COP - $64.62 - Conoco Phillips
ConocoPhillips is an integrated energy company. The Company's business is organized into six operating segments. The Exploration and Production segment primarily explores for, produces and markets crude oil, natural gas, and natural gas liquids on a worldwide basis. The Midstream segment gathers and processes natural gas produced by ConocoPhillips and others, and fractionates and markets natural gas liquids. The Refining and Marketing segment purchases, refines, markets and transports crude oil and petroleum products. The LUKOIL Investment segment consists of the Company's equity investment in LUKOIL, an international, integrated oil and gas company. The Chemicals segment manufactures and markets petrochemicals and plastics on a worldwide basis. The Emerging Businesses segment encompasses the development of new businesses, including new technologies related to natural gas conversion into clean fuels and related products, technology solutions, power generation and emerging technologies.
Breakdown target $60.00
SU - $72.72 - Suncor Energy
Suncor Energy Inc. (Suncor), formerly Suncor Inc., is a Canadian integrated energy company that explores for, acquires, develops, produces and markets crude oil and natural gas, transports and refines crude oil and markets petroleum and petrochemical products.

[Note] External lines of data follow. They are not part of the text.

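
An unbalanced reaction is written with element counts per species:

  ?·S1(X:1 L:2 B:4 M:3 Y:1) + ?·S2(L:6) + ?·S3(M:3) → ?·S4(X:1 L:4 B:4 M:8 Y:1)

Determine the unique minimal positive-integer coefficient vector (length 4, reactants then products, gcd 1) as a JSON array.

X: 3·1+1·0+5·0 = 3 | 3·1 = 3
L: 3·2+1·6+5·0 = 12 | 3·4 = 12
B: 3·4+1·0+5·0 = 12 | 3·4 = 12
M: 3·3+1·0+5·3 = 24 | 3·8 = 24
Y: 3·1+1·0+5·0 = 3 | 3·1 = 3
gcd(3,1,5,3) = 1

Coefficients: [3, 1, 5, 3]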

Periodically, the Company also markets third-party petroleum products. Suncor also carries on energy trading activities focused principally on buying and selling futures contracts and other derivative instruments based on the commodities the Company produces. The Company has four principal operating business units: Oil Sands; Natural Gas; Energy Marketing and Refining, Canada, and Refining and Marketing, United States of America.